A recent scientific discovery may change the way scientists explore vaccine development and drug discovery for infectious diseases.
A team from Griffith University’s Institute for Glycomics, led by senior authors Professor Michael Jennings, Professor Victoria Korolik and Associate Professor Renato Morona (University of Adelaide), has shown an entirely new way that cells and macromolecules interact together.
Professor Jennings said the paper demonstrates that glycans, the complex sugar structures on cells linked to the spread of many diseases, can interact with each other at high affinity. Previous to this paper the interaction was not thought possible, or was considered a weak non-important interaction.
“We have discovered an entirely new way that cells and macromolecules interact with each other through interactions between bacterial glycan and human glycans,” he said.
“To develop new drugs and vaccines you have to understand these biological processes and before this we did not know they existed so this finding opens up the opportunity for a range of approaches we can use to block infections.”
Professor Jennings said the discovery was also a major contribution to fundamental science as well as the fight against infection disease and it would change the way the scientific community views these interactions in all living systems.
Cellular Level Glycan Interactions
The discovery was first made by Dr Christopher Day, whose observations couldn’t be explained any other way than with the hypothesis that glycans can interact with other glycans at the cellular level.

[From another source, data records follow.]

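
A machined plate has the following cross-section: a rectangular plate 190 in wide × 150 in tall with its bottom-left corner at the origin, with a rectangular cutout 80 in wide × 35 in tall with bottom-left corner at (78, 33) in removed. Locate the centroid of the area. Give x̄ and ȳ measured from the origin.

x̄ = 92.49 in, ȳ = 77.67 in

plate: A = 190 × 150 = 28500.00, centroid at (95.00, 75.00).
hole: A = −(80 × 35) = -2800.00, centroid at (118.00, 50.50).
ΣA = 25700.00 in²
ΣAx̄ = (28500.00)(95.00) + (-2800.00)(118.00) = 2377100.00 in³
ΣAȳ = (28500.00)(75.00) + (-2800.00)(50.50) = 1996100.00 in³
x̄ = 2377100.00 / 25700.00 = 92.49 in
ȳ = 1996100.00 / 25700.00 = 77.67 in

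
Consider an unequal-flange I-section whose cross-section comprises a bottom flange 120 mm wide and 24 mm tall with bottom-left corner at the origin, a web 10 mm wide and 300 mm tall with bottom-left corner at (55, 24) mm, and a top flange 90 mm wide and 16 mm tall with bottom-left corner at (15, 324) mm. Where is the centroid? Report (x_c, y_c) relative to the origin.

bottom flange: A = 120 × 24 = 2880.00, centroid at (60.00, 12.00).
web: A = 10 × 300 = 3000.00, centroid at (60.00, 174.00).
top flange: A = 90 × 16 = 1440.00, centroid at (60.00, 332.00).
ΣA = 7320.00 mm², ΣAx_c = 439200.00 mm³, ΣAy_c = 1034640.00 mm³.
x_c = 439200.00/7320.00 = 60.00 mm; y_c = 1034640.00/7320.00 = 141.34 mm.

x_c = 60.00 mm, y_c = 141.34 mm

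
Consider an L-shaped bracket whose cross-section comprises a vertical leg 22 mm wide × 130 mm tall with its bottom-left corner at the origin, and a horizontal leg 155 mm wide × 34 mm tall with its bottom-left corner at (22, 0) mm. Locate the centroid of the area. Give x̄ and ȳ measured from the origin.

x̄ = 68.37 mm, ȳ = 33.89 mm

vertical leg: A = 22 × 130 = 2860.00, centroid at (11.00, 65.00).
horizontal leg: A = 155 × 34 = 5270.00, centroid at (99.50, 17.00).
ΣA = 8130.00 mm², ΣAx̄ = 555825.00 mm³, ΣAȳ = 275490.00 mm³.
x̄ = 555825.00/8130.00 = 68.37 mm; ȳ = 275490.00/8130.00 = 33.89 mm.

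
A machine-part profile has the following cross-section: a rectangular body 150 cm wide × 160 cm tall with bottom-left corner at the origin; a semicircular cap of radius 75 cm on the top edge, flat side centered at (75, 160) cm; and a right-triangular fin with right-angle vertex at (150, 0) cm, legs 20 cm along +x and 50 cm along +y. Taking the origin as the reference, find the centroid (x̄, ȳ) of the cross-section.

x̄ = 76.22 cm, ȳ = 108.69 cm

Part | A | x̄ᵢ | ȳᵢ | A·x̄ᵢ | A·ȳᵢ
rectangular body | 24000.00 | 75.00 | 80.00 | 1800000.00 | 1920000.00
semicircular top | 8835.73 | 75.00 | 191.83 | 662679.70 | 1694966.69
triangular fin | 500.00 | 156.67 | 16.67 | 78333.33 | 8333.33
Σ | 33335.73 |  |  | 2541013.03 | 3623300.03
x̄ = 2541013.03 / 33335.73 = 76.22 cm
ȳ = 3623300.03 / 33335.73 = 108.69 cm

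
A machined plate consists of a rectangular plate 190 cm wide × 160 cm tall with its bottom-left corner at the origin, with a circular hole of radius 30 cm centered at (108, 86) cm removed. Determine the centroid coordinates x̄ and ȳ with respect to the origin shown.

Part | A | x̄ᵢ | ȳᵢ | A·x̄ᵢ | A·ȳᵢ
plate | 30400.00 | 95.00 | 80.00 | 2888000.00 | 2432000.00
hole | -2827.43 | 108.00 | 86.00 | -305362.81 | -243159.27
Σ | 27572.57 |  |  | 2582637.19 | 2188840.73
x̄ = 2582637.19 / 27572.57 = 93.67 cm
ȳ = 2188840.73 / 27572.57 = 79.38 cm

x̄ = 93.67 cm, ȳ = 79.38 cm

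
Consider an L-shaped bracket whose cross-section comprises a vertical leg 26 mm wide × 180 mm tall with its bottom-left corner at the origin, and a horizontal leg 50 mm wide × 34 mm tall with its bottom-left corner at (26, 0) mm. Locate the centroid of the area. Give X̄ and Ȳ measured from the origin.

X̄ = 23.13 mm, Ȳ = 70.55 mm

vertical leg: A = 26 × 180 = 4680.00, centroid at (13.00, 90.00).
horizontal leg: A = 50 × 34 = 1700.00, centroid at (51.00, 17.00).
ΣA = 6380.00 mm², ΣAX̄ = 147540.00 mm³, ΣAȲ = 450100.00 mm³.
X̄ = 147540.00/6380.00 = 23.13 mm; Ȳ = 450100.00/6380.00 = 70.55 mm.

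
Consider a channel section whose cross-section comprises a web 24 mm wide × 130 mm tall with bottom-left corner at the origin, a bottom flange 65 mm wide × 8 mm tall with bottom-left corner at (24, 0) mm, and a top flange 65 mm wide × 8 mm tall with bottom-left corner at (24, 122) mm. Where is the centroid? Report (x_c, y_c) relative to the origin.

x_c = 23.12 mm, y_c = 65.00 mm

web: A = 24 × 130 = 3120.00, centroid at (12.00, 65.00).
bottom flange: A = 65 × 8 = 520.00, centroid at (56.50, 4.00).
top flange: A = 65 × 8 = 520.00, centroid at (56.50, 126.00).
ΣA = 4160.00 mm², ΣAx_c = 96200.00 mm³, ΣAy_c = 270400.00 mm³.
x_c = 96200.00/4160.00 = 23.12 mm; y_c = 270400.00/4160.00 = 65.00 mm.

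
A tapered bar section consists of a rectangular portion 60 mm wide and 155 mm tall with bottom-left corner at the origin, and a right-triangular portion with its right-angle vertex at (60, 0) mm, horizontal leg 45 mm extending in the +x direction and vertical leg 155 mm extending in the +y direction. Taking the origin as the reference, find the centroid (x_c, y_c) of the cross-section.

rectangular portion: A = 60 × 155 = 9300.00, centroid at (30.00, 77.50).
triangular portion: A = ½·45·155 = 3487.50, centroid at (75.00, 51.67).
ΣA = 12787.50 mm², ΣAx_c = 540562.50 mm³, ΣAy_c = 900937.50 mm³.
x_c = 540562.50/12787.50 = 42.27 mm; y_c = 900937.50/12787.50 = 70.45 mm.

x_c = 42.27 mm, y_c = 70.45 mm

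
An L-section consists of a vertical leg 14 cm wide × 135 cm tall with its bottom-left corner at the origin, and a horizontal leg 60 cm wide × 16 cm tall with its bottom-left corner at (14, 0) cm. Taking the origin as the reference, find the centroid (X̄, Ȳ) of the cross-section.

Part | A | x̄ᵢ | ȳᵢ | A·x̄ᵢ | A·ȳᵢ
vertical leg | 1890.00 | 7.00 | 67.50 | 13230.00 | 127575.00
horizontal leg | 960.00 | 44.00 | 8.00 | 42240.00 | 7680.00
Σ | 2850.00 |  |  | 55470.00 | 135255.00
X̄ = 55470.00 / 2850.00 = 19.46 cm
Ȳ = 135255.00 / 2850.00 = 47.46 cm

X̄ = 19.46 cm, Ȳ = 47.46 cm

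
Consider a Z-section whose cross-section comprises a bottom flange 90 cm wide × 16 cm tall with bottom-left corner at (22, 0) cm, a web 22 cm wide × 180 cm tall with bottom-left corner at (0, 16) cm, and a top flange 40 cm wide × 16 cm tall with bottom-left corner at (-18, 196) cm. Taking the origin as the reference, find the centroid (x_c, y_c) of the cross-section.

bottom flange: A = 90 × 16 = 1440.00, centroid at (67.00, 8.00).
web: A = 22 × 180 = 3960.00, centroid at (11.00, 106.00).
top flange: A = 40 × 16 = 640.00, centroid at (2.00, 204.00).
ΣA = 6040.00 cm², ΣAx_c = 141320.00 cm³, ΣAy_c = 561840.00 cm³.
x_c = 141320.00/6040.00 = 23.40 cm; y_c = 561840.00/6040.00 = 93.02 cm.

x_c = 23.40 cm, y_c = 93.02 cm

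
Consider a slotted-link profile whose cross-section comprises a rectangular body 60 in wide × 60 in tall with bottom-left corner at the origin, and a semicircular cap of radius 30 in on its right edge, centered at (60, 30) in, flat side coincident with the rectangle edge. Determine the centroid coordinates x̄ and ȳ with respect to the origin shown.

rectangular body: A = 60 × 60 = 3600.00, centroid at (30.00, 30.00).
semicircular end: A = ½π·30² = 1413.72, centroid at (72.73, 30.00).
ΣA = 5013.72 in², ΣAx̄ = 210823.00 in³, ΣAȳ = 150411.50 in³.
x̄ = 210823.00/5013.72 = 42.05 in; ȳ = 150411.50/5013.72 = 30.00 in.

x̄ = 42.05 in, ȳ = 30.00 in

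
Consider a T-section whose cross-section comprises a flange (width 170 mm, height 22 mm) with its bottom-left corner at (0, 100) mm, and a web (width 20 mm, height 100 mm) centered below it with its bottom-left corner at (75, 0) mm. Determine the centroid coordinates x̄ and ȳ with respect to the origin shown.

x̄ = 85.00 mm, ȳ = 89.75 mm

web: A = 20 × 100 = 2000.00, centroid at (85.00, 50.00).
flange: A = 170 × 22 = 3740.00, centroid at (85.00, 111.00).
ΣA = 5740.00 mm²
ΣAx̄ = (2000.00)(85.00) + (3740.00)(85.00) = 487900.00 mm³
ΣAȳ = (2000.00)(50.00) + (3740.00)(111.00) = 515140.00 mm³
x̄ = 487900.00 / 5740.00 = 85.00 mm
ȳ = 515140.00 / 5740.00 = 89.75 mm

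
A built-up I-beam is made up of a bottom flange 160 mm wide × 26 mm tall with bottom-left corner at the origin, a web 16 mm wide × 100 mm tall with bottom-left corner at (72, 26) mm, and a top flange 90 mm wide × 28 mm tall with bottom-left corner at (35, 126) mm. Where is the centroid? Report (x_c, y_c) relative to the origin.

bottom flange: A = 160 × 26 = 4160.00, centroid at (80.00, 13.00).
web: A = 16 × 100 = 1600.00, centroid at (80.00, 76.00).
top flange: A = 90 × 28 = 2520.00, centroid at (80.00, 140.00).
ΣA = 8280.00 mm²
ΣAx_c = (4160.00)(80.00) + (1600.00)(80.00) + (2520.00)(80.00) = 662400.00 mm³
ΣAy_c = (4160.00)(13.00) + (1600.00)(76.00) + (2520.00)(140.00) = 528480.00 mm³
x_c = 662400.00 / 8280.00 = 80.00 mm
y_c = 528480.00 / 8280.00 = 63.83 mm

x_c = 80.00 mm, y_c = 63.83 mm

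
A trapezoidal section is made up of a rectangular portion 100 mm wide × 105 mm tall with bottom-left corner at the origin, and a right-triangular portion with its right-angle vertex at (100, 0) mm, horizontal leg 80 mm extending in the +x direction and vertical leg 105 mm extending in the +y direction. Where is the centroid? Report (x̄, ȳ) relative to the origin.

Part | A | x̄ᵢ | ȳᵢ | A·x̄ᵢ | A·ȳᵢ
rectangular portion | 10500.00 | 50.00 | 52.50 | 525000.00 | 551250.00
triangular portion | 4200.00 | 126.67 | 35.00 | 532000.00 | 147000.00
Σ | 14700.00 |  |  | 1057000.00 | 698250.00
x̄ = 1057000.00 / 14700.00 = 71.90 mm
ȳ = 698250.00 / 14700.00 = 47.50 mm

x̄ = 71.90 mm, ȳ = 47.50 mm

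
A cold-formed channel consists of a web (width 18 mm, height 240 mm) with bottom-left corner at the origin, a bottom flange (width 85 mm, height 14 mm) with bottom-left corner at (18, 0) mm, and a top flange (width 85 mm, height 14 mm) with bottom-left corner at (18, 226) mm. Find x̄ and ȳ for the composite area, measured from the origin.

Part | A | x̄ᵢ | ȳᵢ | A·x̄ᵢ | A·ȳᵢ
web | 4320.00 | 9.00 | 120.00 | 38880.00 | 518400.00
bottom flange | 1190.00 | 60.50 | 7.00 | 71995.00 | 8330.00
top flange | 1190.00 | 60.50 | 233.00 | 71995.00 | 277270.00
Σ | 6700.00 |  |  | 182870.00 | 804000.00
x̄ = 182870.00 / 6700.00 = 27.29 mm
ȳ = 804000.00 / 6700.00 = 120.00 mm

x̄ = 27.29 mm, ȳ = 120.00 mm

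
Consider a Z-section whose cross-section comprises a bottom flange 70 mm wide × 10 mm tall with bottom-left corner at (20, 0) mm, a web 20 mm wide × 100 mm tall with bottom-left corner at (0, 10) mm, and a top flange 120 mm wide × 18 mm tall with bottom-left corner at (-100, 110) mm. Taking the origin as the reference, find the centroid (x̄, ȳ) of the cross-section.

bottom flange: A = 70 × 10 = 700.00, centroid at (55.00, 5.00).
web: A = 20 × 100 = 2000.00, centroid at (10.00, 60.00).
top flange: A = 120 × 18 = 2160.00, centroid at (-40.00, 119.00).
ΣA = 4860.00 mm²
ΣAx̄ = (700.00)(55.00) + (2000.00)(10.00) + (2160.00)(-40.00) = -27900.00 mm³
ΣAȳ = (700.00)(5.00) + (2000.00)(60.00) + (2160.00)(119.00) = 380540.00 mm³
x̄ = -27900.00 / 4860.00 = -5.74 mm
ȳ = 380540.00 / 4860.00 = 78.30 mm

x̄ = -5.74 mm, ȳ = 78.30 mm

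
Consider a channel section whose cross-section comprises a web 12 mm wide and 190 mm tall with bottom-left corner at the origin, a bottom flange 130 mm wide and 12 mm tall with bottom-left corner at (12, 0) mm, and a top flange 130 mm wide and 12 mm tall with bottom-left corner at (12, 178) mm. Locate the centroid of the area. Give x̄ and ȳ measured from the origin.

web: A = 12 × 190 = 2280.00, centroid at (6.00, 95.00).
bottom flange: A = 130 × 12 = 1560.00, centroid at (77.00, 6.00).
top flange: A = 130 × 12 = 1560.00, centroid at (77.00, 184.00).
ΣA = 5400.00 mm²
ΣAx̄ = (2280.00)(6.00) + (1560.00)(77.00) + (1560.00)(77.00) = 253920.00 mm³
ΣAȳ = (2280.00)(95.00) + (1560.00)(6.00) + (1560.00)(184.00) = 513000.00 mm³
x̄ = 253920.00 / 5400.00 = 47.02 mm
ȳ = 513000.00 / 5400.00 = 95.00 mm

x̄ = 47.02 mm, ȳ = 95.00 mm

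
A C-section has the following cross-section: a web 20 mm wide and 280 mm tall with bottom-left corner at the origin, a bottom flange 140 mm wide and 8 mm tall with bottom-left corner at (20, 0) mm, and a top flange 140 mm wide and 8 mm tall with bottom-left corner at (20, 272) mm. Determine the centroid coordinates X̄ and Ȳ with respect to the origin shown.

X̄ = 32.86 mm, Ȳ = 140.00 mm

Part | A | x̄ᵢ | ȳᵢ | A·x̄ᵢ | A·ȳᵢ
web | 5600.00 | 10.00 | 140.00 | 56000.00 | 784000.00
bottom flange | 1120.00 | 90.00 | 4.00 | 100800.00 | 4480.00
top flange | 1120.00 | 90.00 | 276.00 | 100800.00 | 309120.00
Σ | 7840.00 |  |  | 257600.00 | 1097600.00
X̄ = 257600.00 / 7840.00 = 32.86 mm
Ȳ = 1097600.00 / 7840.00 = 140.00 mm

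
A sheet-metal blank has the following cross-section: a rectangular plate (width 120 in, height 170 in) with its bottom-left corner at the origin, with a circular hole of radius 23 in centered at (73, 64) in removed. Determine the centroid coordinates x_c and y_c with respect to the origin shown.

x_c = 58.85 in, y_c = 86.86 in

Part | A | x̄ᵢ | ȳᵢ | A·x̄ᵢ | A·ȳᵢ
plate | 20400.00 | 60.00 | 85.00 | 1224000.00 | 1734000.00
hole | -1661.90 | 73.00 | 64.00 | -121318.88 | -106361.76
Σ | 18738.10 |  |  | 1102681.12 | 1627638.24
x_c = 1102681.12 / 18738.10 = 58.85 in
y_c = 1627638.24 / 18738.10 = 86.86 in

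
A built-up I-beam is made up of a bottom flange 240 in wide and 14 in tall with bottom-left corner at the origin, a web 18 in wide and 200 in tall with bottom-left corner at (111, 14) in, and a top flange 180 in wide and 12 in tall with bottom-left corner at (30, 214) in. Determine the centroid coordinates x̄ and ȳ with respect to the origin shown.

x̄ = 120.00 in, ȳ = 99.68 in

bottom flange: A = 240 × 14 = 3360.00, centroid at (120.00, 7.00).
web: A = 18 × 200 = 3600.00, centroid at (120.00, 114.00).
top flange: A = 180 × 12 = 2160.00, centroid at (120.00, 220.00).
ΣA = 9120.00 in²
ΣAx̄ = (3360.00)(120.00) + (3600.00)(120.00) + (2160.00)(120.00) = 1094400.00 in³
ΣAȳ = (3360.00)(7.00) + (3600.00)(114.00) + (2160.00)(220.00) = 909120.00 in³
x̄ = 1094400.00 / 9120.00 = 120.00 in
ȳ = 909120.00 / 9120.00 = 99.68 in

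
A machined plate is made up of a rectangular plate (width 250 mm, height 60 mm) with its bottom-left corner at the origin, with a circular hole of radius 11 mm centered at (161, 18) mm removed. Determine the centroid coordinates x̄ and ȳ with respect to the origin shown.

Part | A | x̄ᵢ | ȳᵢ | A·x̄ᵢ | A·ȳᵢ
plate | 15000.00 | 125.00 | 30.00 | 1875000.00 | 450000.00
hole | -380.13 | 161.00 | 18.00 | -61201.37 | -6842.39
Σ | 14619.87 |  |  | 1813798.63 | 443157.61
x̄ = 1813798.63 / 14619.87 = 124.06 mm
ȳ = 443157.61 / 14619.87 = 30.31 mm

x̄ = 124.06 mm, ȳ = 30.31 mm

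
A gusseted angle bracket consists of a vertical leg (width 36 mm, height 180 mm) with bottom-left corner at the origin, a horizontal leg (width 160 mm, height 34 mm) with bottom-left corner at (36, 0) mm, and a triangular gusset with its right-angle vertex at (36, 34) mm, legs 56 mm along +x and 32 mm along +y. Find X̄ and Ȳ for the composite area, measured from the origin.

vertical leg: A = 36 × 180 = 6480.00, centroid at (18.00, 90.00).
horizontal leg: A = 160 × 34 = 5440.00, centroid at (116.00, 17.00).
gusset: A = ½·56·32 = 896.00, centroid at (54.67, 44.67).
ΣA = 12816.00 mm²
ΣAX̄ = (6480.00)(18.00) + (5440.00)(116.00) + (896.00)(54.67) = 796661.33 mm³
ΣAȲ = (6480.00)(90.00) + (5440.00)(17.00) + (896.00)(44.67) = 715701.33 mm³
X̄ = 796661.33 / 12816.00 = 62.16 mm
Ȳ = 715701.33 / 12816.00 = 55.84 mm

X̄ = 62.16 mm, Ȳ = 55.84 mm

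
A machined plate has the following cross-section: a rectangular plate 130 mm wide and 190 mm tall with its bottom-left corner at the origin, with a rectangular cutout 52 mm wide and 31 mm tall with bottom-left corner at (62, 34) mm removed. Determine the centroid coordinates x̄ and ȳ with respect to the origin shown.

x̄ = 63.39 mm, ȳ = 98.18 mm

plate: A = 130 × 190 = 24700.00, centroid at (65.00, 95.00).
hole: A = −(52 × 31) = -1612.00, centroid at (88.00, 49.50).
ΣA = 23088.00 mm², ΣAx̄ = 1463644.00 mm³, ΣAȳ = 2266706.00 mm³.
x̄ = 1463644.00/23088.00 = 63.39 mm; ȳ = 2266706.00/23088.00 = 98.18 mm.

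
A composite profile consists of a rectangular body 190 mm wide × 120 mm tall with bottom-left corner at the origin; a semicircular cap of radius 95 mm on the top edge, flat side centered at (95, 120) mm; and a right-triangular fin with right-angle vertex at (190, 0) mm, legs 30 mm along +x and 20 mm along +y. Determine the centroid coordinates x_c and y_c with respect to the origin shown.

rectangular body: A = 190 × 120 = 22800.00, centroid at (95.00, 60.00).
semicircular top: A = ½π·95² = 14176.44, centroid at (95.00, 160.32).
triangular fin: A = ½·30·20 = 300.00, centroid at (200.00, 6.67).
ΣA = 37276.44 mm²
ΣAx_c = (22800.00)(95.00) + (14176.44)(95.00) + (300.00)(200.00) = 3572761.50 mm³
ΣAy_c = (22800.00)(60.00) + (14176.44)(160.32) + (300.00)(6.67) = 3642755.76 mm³
x_c = 3572761.50 / 37276.44 = 95.85 mm
y_c = 3642755.76 / 37276.44 = 97.72 mm

x_c = 95.85 mm, y_c = 97.72 mm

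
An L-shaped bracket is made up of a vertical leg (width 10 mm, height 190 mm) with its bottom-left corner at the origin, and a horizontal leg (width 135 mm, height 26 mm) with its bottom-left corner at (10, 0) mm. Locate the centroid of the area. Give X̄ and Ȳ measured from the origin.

vertical leg: A = 10 × 190 = 1900.00, centroid at (5.00, 95.00).
horizontal leg: A = 135 × 26 = 3510.00, centroid at (77.50, 13.00).
ΣA = 5410.00 mm²
ΣAX̄ = (1900.00)(5.00) + (3510.00)(77.50) = 281525.00 mm³
ΣAȲ = (1900.00)(95.00) + (3510.00)(13.00) = 226130.00 mm³
X̄ = 281525.00 / 5410.00 = 52.04 mm
Ȳ = 226130.00 / 5410.00 = 41.80 mm

X̄ = 52.04 mm, Ȳ = 41.80 mm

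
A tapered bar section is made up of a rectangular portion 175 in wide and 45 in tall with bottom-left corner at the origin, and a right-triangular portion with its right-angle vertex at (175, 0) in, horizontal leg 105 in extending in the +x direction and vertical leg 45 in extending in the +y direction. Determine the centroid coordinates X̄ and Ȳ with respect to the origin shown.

X̄ = 115.77 in, Ȳ = 20.77 in

rectangular portion: A = 175 × 45 = 7875.00, centroid at (87.50, 22.50).
triangular portion: A = ½·105·45 = 2362.50, centroid at (210.00, 15.00).
ΣA = 10237.50 in², ΣAX̄ = 1185187.50 in³, ΣAȲ = 212625.00 in³.
X̄ = 1185187.50/10237.50 = 115.77 in; Ȳ = 212625.00/10237.50 = 20.77 in.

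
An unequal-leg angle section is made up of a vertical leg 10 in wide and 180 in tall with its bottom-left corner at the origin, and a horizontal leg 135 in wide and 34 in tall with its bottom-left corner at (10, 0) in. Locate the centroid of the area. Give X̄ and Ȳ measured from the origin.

Part | A | x̄ᵢ | ȳᵢ | A·x̄ᵢ | A·ȳᵢ
vertical leg | 1800.00 | 5.00 | 90.00 | 9000.00 | 162000.00
horizontal leg | 4590.00 | 77.50 | 17.00 | 355725.00 | 78030.00
Σ | 6390.00 |  |  | 364725.00 | 240030.00
X̄ = 364725.00 / 6390.00 = 57.08 in
Ȳ = 240030.00 / 6390.00 = 37.56 in

X̄ = 57.08 in, Ȳ = 37.56 in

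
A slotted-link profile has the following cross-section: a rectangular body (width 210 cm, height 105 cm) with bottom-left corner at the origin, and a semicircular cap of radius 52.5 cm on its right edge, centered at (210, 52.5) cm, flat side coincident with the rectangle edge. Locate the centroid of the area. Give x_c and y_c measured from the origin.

rectangular body: A = 210 × 105 = 22050.00, centroid at (105.00, 52.50).
semicircular end: A = ½π·52.5² = 4329.51, centroid at (232.28, 52.50).
ΣA = 26379.51 cm²
ΣAx_c = (22050.00)(105.00) + (4329.51)(232.28) = 3320915.30 cm³
ΣAy_c = (22050.00)(52.50) + (4329.51)(52.50) = 1384924.14 cm³
x_c = 3320915.30 / 26379.51 = 125.89 cm
y_c = 1384924.14 / 26379.51 = 52.50 cm

x_c = 125.89 cm, y_c = 52.50 cm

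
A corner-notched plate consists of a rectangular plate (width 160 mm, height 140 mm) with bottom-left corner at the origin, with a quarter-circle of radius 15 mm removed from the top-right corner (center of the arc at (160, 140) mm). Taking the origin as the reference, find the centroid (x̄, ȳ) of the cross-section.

plate: A = 160 × 140 = 22400.00, centroid at (80.00, 70.00).
removed quarter-circle: A = −¼π·15² = -176.71, centroid at (153.63, 133.63).
ΣA = 22223.29 mm²
ΣAx̄ = (22400.00)(80.00) + (-176.71)(153.63) = 1764850.67 mm³
ΣAȳ = (22400.00)(70.00) + (-176.71)(133.63) = 1544384.96 mm³
x̄ = 1764850.67 / 22223.29 = 79.41 mm
ȳ = 1544384.96 / 22223.29 = 69.49 mm

x̄ = 79.41 mm, ȳ = 69.49 mm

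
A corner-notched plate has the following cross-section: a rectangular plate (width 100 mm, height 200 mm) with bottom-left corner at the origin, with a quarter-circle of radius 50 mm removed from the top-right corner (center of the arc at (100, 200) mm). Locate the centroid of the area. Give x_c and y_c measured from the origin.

x_c = 46.87 mm, y_c = 91.42 mm

plate: A = 100 × 200 = 20000.00, centroid at (50.00, 100.00).
removed quarter-circle: A = −¼π·50² = -1963.50, centroid at (78.78, 178.78).
ΣA = 18036.50 mm², ΣAx_c = 845317.13 mm³, ΣAy_c = 1648967.58 mm³.
x_c = 845317.13/18036.50 = 46.87 mm; y_c = 1648967.58/18036.50 = 91.42 mm.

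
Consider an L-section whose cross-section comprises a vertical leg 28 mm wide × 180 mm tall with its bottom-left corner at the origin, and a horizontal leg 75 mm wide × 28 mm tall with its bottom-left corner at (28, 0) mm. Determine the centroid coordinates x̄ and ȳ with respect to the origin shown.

vertical leg: A = 28 × 180 = 5040.00, centroid at (14.00, 90.00).
horizontal leg: A = 75 × 28 = 2100.00, centroid at (65.50, 14.00).
ΣA = 7140.00 mm²
ΣAx̄ = (5040.00)(14.00) + (2100.00)(65.50) = 208110.00 mm³
ΣAȳ = (5040.00)(90.00) + (2100.00)(14.00) = 483000.00 mm³
x̄ = 208110.00 / 7140.00 = 29.15 mm
ȳ = 483000.00 / 7140.00 = 67.65 mm

x̄ = 29.15 mm, ȳ = 67.65 mm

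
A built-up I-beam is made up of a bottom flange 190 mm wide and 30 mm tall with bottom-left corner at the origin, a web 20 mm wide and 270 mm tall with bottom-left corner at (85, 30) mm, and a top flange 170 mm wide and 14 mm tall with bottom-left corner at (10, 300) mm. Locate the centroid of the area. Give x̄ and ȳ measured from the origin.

bottom flange: A = 190 × 30 = 5700.00, centroid at (95.00, 15.00).
web: A = 20 × 270 = 5400.00, centroid at (95.00, 165.00).
top flange: A = 170 × 14 = 2380.00, centroid at (95.00, 307.00).
ΣA = 13480.00 mm², ΣAx̄ = 1280600.00 mm³, ΣAȳ = 1707160.00 mm³.
x̄ = 1280600.00/13480.00 = 95.00 mm; ȳ = 1707160.00/13480.00 = 126.64 mm.

x̄ = 95.00 mm, ȳ = 126.64 mm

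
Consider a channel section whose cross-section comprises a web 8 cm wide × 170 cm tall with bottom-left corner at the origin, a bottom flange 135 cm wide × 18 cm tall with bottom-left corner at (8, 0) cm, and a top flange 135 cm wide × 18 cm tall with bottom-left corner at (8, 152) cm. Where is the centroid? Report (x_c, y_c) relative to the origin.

web: A = 8 × 170 = 1360.00, centroid at (4.00, 85.00).
bottom flange: A = 135 × 18 = 2430.00, centroid at (75.50, 9.00).
top flange: A = 135 × 18 = 2430.00, centroid at (75.50, 161.00).
ΣA = 6220.00 cm², ΣAx_c = 372370.00 cm³, ΣAy_c = 528700.00 cm³.
x_c = 372370.00/6220.00 = 59.87 cm; y_c = 528700.00/6220.00 = 85.00 cm.

x_c = 59.87 cm, y_c = 85.00 cm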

The team, which also included Michael Apicella from University of Iowa, then set out to show over 60 high-affinity interactions in four different types of bacteria pathogens.
These included Campylobacter jejuni, Salmonella typhimurium and Shigella flexneri, which are all food borne bacteria as well as in Haemophilus influenzae, which causes illnesses such as pneumonia, chronic obstructive pulmonary disease and middle ear infections.
Professor Jennings said this discovery was important in understanding how bacteria cause disease in humans and developing drugs and vaccines to block these interactions.